Stereo-photogrammetry (photo and video based) setting (a, b). The child is placed on a chair with surrounding mirrors (b)

Fig. 2
figure 2

3D-surface scan with laser technique

Beside these new techniques, still the major morphological follow-up criterion is the development of the head circumference and the classification of the general head shape, in brachycephalic, normocephalic, and dolichocephalic skulls. This classification is based on the two-dimensional head shape which is derived from the cephalic index (CI). The CI is the ratio of the maximum width of the head multiplied by 100 divided by its maximum length in the horizontal plane (measured front to back). This measure is not only used in anthropology and human medicine but also for the categorization of animals. The CI has been defined by the Swedish anatomist Anders Retzius (1796–1860). The normal range is depending on the ethnical group the underlying values are derived from and significant variations exist across the globe. Differences also exist between male and female skulls. The overall accepted classification values are listed in Table 3.

Table 3 Classification of head shape according to cephalic index (CI)

A two-dimensional evaluation of the skull development during follow-up is not sufficient for the detection of additional deformities.
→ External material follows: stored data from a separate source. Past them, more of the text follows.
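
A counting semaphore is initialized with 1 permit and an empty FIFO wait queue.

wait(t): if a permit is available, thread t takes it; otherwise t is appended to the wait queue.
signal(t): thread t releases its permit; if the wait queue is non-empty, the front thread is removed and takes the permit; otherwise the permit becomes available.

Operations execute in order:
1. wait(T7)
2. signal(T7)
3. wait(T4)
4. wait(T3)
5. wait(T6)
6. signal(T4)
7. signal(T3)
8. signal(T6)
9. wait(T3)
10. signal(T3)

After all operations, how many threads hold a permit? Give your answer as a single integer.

Step 1: wait(T7) -> count=0 queue=[] holders={T7}
Step 2: signal(T7) -> count=1 queue=[] holders={none}
Step 3: wait(T4) -> count=0 queue=[] holders={T4}
Step 4: wait(T3) -> count=0 queue=[T3] holders={T4}
Step 5: wait(T6) -> count=0 queue=[T3,T6] holders={T4}
Step 6: signal(T4) -> count=0 queue=[T6] holders={T3}
Step 7: signal(T3) -> count=0 queue=[] holders={T6}
Step 8: signal(T6) -> count=1 queue=[] holders={none}
Step 9: wait(T3) -> count=0 queue=[] holders={T3}
Step 10: signal(T3) -> count=1 queue=[] holders={none}
Final holders: {none} -> 0 thread(s)

Answer: 0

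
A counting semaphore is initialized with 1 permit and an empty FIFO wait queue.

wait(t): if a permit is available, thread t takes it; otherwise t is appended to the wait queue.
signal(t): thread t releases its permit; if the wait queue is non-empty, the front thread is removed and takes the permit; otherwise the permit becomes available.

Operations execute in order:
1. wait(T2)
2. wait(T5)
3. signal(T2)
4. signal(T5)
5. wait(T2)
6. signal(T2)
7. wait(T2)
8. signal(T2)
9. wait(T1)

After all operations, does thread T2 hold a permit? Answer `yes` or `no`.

Answer: no

Derivation:
Step 1: wait(T2) -> count=0 queue=[] holders={T2}
Step 2: wait(T5) -> count=0 queue=[T5] holders={T2}
Step 3: signal(T2) -> count=0 queue=[] holders={T5}
Step 4: signal(T5) -> count=1 queue=[] holders={none}
Step 5: wait(T2) -> count=0 queue=[] holders={T2}
Step 6: signal(T2) -> count=1 queue=[] holders={none}
Step 7: wait(T2) -> count=0 queue=[] holders={T2}
Step 8: signal(T2) -> count=1 queue=[] holders={none}
Step 9: wait(T1) -> count=0 queue=[] holders={T1}
Final holders: {T1} -> T2 not in holders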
Specific changes related to the height development and related to calvarian and facial symmetry in craniosynostoses are described by the morphological appearance. Typical features are oxycephalic, turricephalic, anterior or posterior plagiocephalic or using other descriptive terms, such as Kleeblattschädel (clover leaf skull). No objective measures, standard scales, or indices exist for three-dimensional deformities. Therefore, comparative surface scan models have been developed, demonstrating regional changes in shape of an individual postoperative course (Fig. 3).

Fig. 3
figure 3

Comparative scans consisting of matched scans taken prior and 6 months postoperatively of a brachycephalic child with bicoronal craniosynostosis. A spatial gain of 5 mm is color coded in violet, a loss of 5 mm in red and, unchanged dimensions in green. Frontal view (a), lateral view (b)

Recently, a scan-basing 3D-model with new morphometric angle parameters has been established for clinical follow-up and assessment of form stability after fronto-orbital advancement (Martini et al. 2015) (Fig. 4).

Fig. 4
figure 4

Assessment of form stability after fronto-orbital advancement and bifrontal cranioplasty in trigonocephaly using new angle parameter. Frontal angle (a), fronto-temporal angle (b), and naso-frontal angle (c)

Studies on asymmetric deformities in particular caused by unilateral coronal craniosynostosis can also be performed with modern scan techniques. Since metric measures can be obtained, objective data regarding changes during follow-up can be documented (Martini et al. 2015). Software programs help to calculate a variety of planes, angles, and other morphometric measures, like CI, head height, and skull volume, etc. by using predefined or newly established landmarks (Fig. 5).

Fig. 5
figure 5

Specific program designed to calculate and visualize morphological changes in craniofacial pathologies in a child with unilateral plagiocephalus (unilateral coronal craniosynostosis)

Conclusion

The evaluation of outcome after craniosynostosis surgery remains complex and reproducible parameters are not well defined. On one side, this is related to the different pathologies and the interindividual clinical courses which are presented. In some of these patients, a specific genetic background or a different time of onset may be responsible for this phenomenon. On the other side, not many objective parameter and comparable data exist for the outcome assessment. It is important to follow children with craniosynostosis, independent from the kind of treatment, as long as possible to prevent them from possible late complications and to ensure an acceptable cosmetic outcome. An experienced maxillo-facial team and in syndromic cases, all additional disciplines, like sleep and ENT specialists, etc., are needed to guarantee adequate follow-up.